By the time Leibowitz returned to school, she was able to walk with a cane, but she had a very bad limp. She graduated from Brooklyn College in 1942 with a major in science and was working as a research chemist when a friend told her about the Alexander Technique, developed around the turn of the century by an Australian actor, Frederick Matthias Alexander. The gentle hands-on method of realigning the body and reeducating the musculature and the mind evolved from a nine-year period of Alexander’s intensely studying his own movements to help cure a severe voice problem.
Skeptical at first (“It didn’t jibe with my belief in ‘the scientific method’ “), Leibowitz began lessons anyway with Alma Frank in New York City. “She would say, ‘Direct your neck to be free, let your head go forward and out into space,’ and she’d simultaneously define what she meant with her hands,” recalls Leibowitz. The final step was translating the release into movement, such as combing her hair, putting on her coat or, most important, walking. After a year of once-a-week sessions, Leibowitz took a month off from work to study every day. “By the end of that month I had lost most of my limp and body distortion,” she says. “The change would have come eventually with weekly sessions, but more slowly. It was sort of miraculous.”
Since then, Leibowitz, now in her 60s, has devoted most of her life to teaching the Alexander Technique to others. She studied with Alexander himself (“He wasn’t a very good teacher, but he had fantastic hands”) in the 1950s. In 1969, with four colleagues, she founded the American Center for the Alexander Technique, a licensed, nonprofit school on Manhattan’s West Side. In 1968 Leibowitz was asked by John Houseman to introduce the method at the Theater Center of New York’s Juilliard School—to help actors’ movements onstage—where her students have included William Hurt, Kevin Kline and Patti LuPone.
Leibowitz is quick to point out that the Alexander Technique is not one of those tummy-tightening, get-thin-quick schemes, and at least 30 once-a-week sessions are needed to learn to use the Technique correctly. “People have to make a commitment to it,” she says.
Why would they? According to Deborah Caplan, a co-founder of the American Center, “Just the stress of daily life can cause muscular-based problems from general fatigue to disabling back pain. The Technique provides a practical way of dealing with these conditions. It can be applied to activities like driving a car, working at a computer or bathing a baby. More and more physicians are referring back-pain patients to us.”

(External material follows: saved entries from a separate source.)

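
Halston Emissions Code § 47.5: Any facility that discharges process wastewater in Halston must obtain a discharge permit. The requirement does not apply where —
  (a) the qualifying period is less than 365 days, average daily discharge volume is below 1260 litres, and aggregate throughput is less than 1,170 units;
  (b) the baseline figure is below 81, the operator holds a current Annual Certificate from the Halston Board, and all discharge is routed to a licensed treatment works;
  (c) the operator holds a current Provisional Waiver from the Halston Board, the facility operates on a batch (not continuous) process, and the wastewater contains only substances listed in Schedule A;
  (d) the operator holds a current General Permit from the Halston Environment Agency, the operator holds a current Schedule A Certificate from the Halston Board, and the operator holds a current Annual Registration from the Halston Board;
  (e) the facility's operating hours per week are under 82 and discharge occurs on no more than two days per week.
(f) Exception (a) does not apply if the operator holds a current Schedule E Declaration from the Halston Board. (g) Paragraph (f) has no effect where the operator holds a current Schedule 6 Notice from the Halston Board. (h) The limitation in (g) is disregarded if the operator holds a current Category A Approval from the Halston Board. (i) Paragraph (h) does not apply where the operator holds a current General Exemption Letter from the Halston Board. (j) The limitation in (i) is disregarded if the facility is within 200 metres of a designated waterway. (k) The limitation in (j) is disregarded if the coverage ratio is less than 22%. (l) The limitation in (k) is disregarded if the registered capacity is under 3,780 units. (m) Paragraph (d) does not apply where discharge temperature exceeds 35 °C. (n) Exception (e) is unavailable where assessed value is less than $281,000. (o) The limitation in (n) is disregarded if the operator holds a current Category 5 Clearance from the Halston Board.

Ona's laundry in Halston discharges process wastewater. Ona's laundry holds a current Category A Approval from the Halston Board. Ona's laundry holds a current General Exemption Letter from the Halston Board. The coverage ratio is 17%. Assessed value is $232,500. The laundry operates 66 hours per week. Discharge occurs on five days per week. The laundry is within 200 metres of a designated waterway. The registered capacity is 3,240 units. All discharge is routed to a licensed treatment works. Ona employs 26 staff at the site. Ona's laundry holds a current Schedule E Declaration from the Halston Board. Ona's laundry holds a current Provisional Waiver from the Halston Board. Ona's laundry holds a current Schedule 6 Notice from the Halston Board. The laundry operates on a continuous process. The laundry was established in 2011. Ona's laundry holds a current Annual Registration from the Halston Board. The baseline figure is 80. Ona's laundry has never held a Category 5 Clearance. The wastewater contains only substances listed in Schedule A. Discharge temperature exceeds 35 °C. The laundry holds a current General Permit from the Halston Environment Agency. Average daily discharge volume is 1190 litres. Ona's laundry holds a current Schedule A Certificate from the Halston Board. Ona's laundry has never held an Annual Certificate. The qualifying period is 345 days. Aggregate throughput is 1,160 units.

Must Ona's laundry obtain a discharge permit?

Yes — Ona's laundry must obtain a discharge permit.

Exception (a) is satisfied on its face — the qualifying period is 345 days, less than the 365 days limit; average daily discharge volume is 1190 litres, below the 1260 litres limit; aggregate throughput is 1,160 units, less than the 1,170 units limit. Turning to paragraphs (f)–(l): (f) operates against (a): a current Schedule E Declaration is held. (g) would limit (f) — a current Schedule 6 Notice is held — but (h) sets (g) aside: (h) operates against (g): a current Category A Approval is held. (i) is triggered (a current General Exemption Letter is held), but is displaced by (j): (j) operates against (i): the laundry is within 200 m of a designated waterway. (k) would limit (j) — the coverage ratio is 17%, less than the 22% limit — but (l) sets (k) aside: (l) applies — the registered capacity is 3,240 units, under the 3,780 units limit. So (a) is unavailable.
Exception (b) does not apply: no current Annual Certificate is held.
Exception (c) requires that the facility operates on a batch (not continuous) process; but the facility operates on a continuous process, so (c) is unavailable.
Exception (d) is satisfied on its face — a current General Permit is held; a current Schedule A Certificate is held; a current Annual Registration is held. But: (m) operates — discharge temperature exceeds 35 °C. So (d) is unavailable.
Exception (e) requires that discharge occurs on no more than two days per week; but discharge occurs on five days per week, so (e) is unavailable.
No exception applies. The general rule governs.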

The Technique involves no exercises, focusing instead on changing such everyday movements as walking, sitting, standing and the often harmful habits people have developed in accomplishing these movements.
It’s not as easy as it sounds. The student’s first job is to abandon old ways of moving and replace them by following verbal instructions from the teacher. During a typical session, Leibowitz teaches students how to rise from a sitting position: “Think of your head as a helium-filled balloon and your spine as the string attached to it. Helium is lighter than air, so the head is lifted and you take the spine with it.” With that, the students rise to their feet in one fluid motion. As the movement is repeated, Leibowitz’s hand, which is positioned at the base of a student’s head, gently guides the motion.

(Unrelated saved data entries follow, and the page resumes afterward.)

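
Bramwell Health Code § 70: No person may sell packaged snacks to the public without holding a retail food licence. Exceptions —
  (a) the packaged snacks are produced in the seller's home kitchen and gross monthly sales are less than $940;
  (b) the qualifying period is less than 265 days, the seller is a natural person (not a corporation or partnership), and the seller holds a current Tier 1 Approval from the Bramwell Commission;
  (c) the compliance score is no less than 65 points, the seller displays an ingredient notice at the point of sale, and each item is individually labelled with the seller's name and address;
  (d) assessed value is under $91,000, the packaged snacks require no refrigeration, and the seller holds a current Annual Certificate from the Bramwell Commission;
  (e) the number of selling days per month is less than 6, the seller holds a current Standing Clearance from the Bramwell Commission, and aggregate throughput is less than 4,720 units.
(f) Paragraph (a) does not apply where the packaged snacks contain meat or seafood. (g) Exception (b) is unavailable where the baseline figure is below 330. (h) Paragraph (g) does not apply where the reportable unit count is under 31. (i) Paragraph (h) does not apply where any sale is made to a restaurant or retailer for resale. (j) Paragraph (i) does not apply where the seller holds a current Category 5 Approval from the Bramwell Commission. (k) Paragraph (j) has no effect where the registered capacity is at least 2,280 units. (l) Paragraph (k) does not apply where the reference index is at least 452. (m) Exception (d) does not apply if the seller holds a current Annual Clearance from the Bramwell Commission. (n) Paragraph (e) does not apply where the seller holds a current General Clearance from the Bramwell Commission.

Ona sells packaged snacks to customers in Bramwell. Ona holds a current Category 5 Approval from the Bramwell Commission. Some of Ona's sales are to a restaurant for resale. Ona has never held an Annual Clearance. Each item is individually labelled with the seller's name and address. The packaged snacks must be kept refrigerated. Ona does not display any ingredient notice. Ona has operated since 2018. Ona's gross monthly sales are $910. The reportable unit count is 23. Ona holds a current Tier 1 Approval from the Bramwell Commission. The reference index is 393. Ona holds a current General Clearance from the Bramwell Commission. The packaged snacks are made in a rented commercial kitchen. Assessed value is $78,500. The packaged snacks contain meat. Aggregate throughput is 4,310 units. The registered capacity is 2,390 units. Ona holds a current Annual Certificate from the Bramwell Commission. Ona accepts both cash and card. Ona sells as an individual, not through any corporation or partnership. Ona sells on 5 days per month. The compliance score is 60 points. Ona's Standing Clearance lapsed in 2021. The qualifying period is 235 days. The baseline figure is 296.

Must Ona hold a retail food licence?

Yes — Ona must hold a retail food licence.

Exception (a) requires that the packaged snacks are produced in the seller's home kitchen; but the packaged snacks are made in a commercial kitchen, not a home kitchen, so (a) is unavailable.
Exception (b): the qualifying period is 235 days, less than the 265 days limit; the seller is a natural person; a current Tier 1 Approval is held — every condition holds. Turning to paragraphs (g)–(l): (g) operates against (b): the baseline figure is 296, below the 330 limit. (h) would limit (g) — the reportable unit count is 23, under the 31 limit — but (i) sets (h) aside: (i) applies — some sales are to a restaurant for resale. (j) would limit (i) — a current Category 5 Approval is held — but (k) sets (j) aside: (k) is engaged — the registered capacity is 2,390 units, meeting the 2,280 units threshold. (l), which would lift (k), does not operate here — the reference index is 393, short of 452. Exception (b) does not apply.
Exception (c) fails — the compliance score is 60 points, short of 65 points.
Exception (d) does not apply: the packaged snacks require refrigeration.
Exception (e) requires that the seller holds a current Standing Clearance from the Bramwell Commission; but no current Standing Clearance is held, so (e) is unavailable.
Every exception is unavailable, so the rule governs.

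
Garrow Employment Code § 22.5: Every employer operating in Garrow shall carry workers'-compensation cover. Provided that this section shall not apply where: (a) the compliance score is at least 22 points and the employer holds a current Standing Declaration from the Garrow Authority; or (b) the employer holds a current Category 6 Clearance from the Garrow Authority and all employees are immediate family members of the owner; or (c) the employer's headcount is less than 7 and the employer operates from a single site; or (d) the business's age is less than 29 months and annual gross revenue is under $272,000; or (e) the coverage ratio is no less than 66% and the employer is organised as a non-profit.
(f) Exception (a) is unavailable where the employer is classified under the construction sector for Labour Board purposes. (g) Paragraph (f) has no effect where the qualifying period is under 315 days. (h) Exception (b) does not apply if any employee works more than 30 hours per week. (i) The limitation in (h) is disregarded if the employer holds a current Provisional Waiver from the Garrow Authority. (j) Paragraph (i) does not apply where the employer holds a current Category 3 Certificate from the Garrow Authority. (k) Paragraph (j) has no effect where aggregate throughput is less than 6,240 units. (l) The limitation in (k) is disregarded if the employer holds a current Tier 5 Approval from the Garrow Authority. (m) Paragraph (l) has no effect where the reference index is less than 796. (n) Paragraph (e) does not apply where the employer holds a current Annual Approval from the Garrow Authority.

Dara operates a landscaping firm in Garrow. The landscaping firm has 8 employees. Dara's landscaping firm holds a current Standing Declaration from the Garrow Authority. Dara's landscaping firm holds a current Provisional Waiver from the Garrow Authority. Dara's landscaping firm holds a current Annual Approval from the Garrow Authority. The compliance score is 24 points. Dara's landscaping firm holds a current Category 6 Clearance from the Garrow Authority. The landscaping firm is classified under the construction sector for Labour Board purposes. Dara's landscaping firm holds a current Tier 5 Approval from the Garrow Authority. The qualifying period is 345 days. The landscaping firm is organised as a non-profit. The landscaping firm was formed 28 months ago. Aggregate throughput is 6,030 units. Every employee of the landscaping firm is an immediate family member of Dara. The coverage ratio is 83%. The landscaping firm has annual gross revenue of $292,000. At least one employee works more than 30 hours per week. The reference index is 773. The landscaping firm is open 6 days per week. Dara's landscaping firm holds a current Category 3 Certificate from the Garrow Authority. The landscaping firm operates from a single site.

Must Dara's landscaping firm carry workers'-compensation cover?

No — exception (b) applies; Dara's landscaping firm is not required to carry workers'-compensation cover.

Exception (a)'s conditions are all satisfied: the compliance score is 24 points, meeting the 22 points threshold; a current Standing Declaration is held. However, paragraphs (f)–(g) must be considered: (f) operates — the landscaping firm is classified under the construction sector. (g), which would lift (f), is inapplicable — the qualifying period is 345 days, not under 315 days. (a) is therefore removed.
Exception (b)'s conditions are all satisfied: a current Category 6 Clearance is held; every employee is an immediate family member. Applying paragraphs (h)–(m): (h) would limit (b) — at least one employee exceeds 30 hours/week — but (i) sets (h) aside: (i) is engaged — a current Provisional Waiver is held. (j) would limit (i) — a current Category 3 Certificate is held — but (k) sets (j) aside: (k) operates against (j): aggregate throughput is 6,030 units, less than the 6,240 units limit. (l) would limit (k) — a current Tier 5 Approval is held — but (m) sets (l) aside: (m) is triggered — the reference index is 773, less than the 796 limit. (b) remains available.
Exception (c) fails — the employer's headcount is 8, not less than 7.
Exception (d) does not apply: annual gross revenue is $292,000, not under $272,000.
All of (e)'s requirements are met (the coverage ratio is 83%, meeting the 66% threshold; the employer is a non-profit). However, paragraph (n) must be considered: (n) operates against (e): a current Annual Approval is held. So (e) is unavailable.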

Private lessons with Leibowitz, at the center or in her airy Manhattan apartment, cost $50 and last 30 minutes. “My students find their concentration is gone by then,” she says. “It’s very demanding to pay attention objectively to yourself.”
But worthwhile. “I would come out of her class floating,” recalls LuPone, a 1972 Juilliard grad. “Some of the Juilliard stuff we never used again, but not Judy’s class.”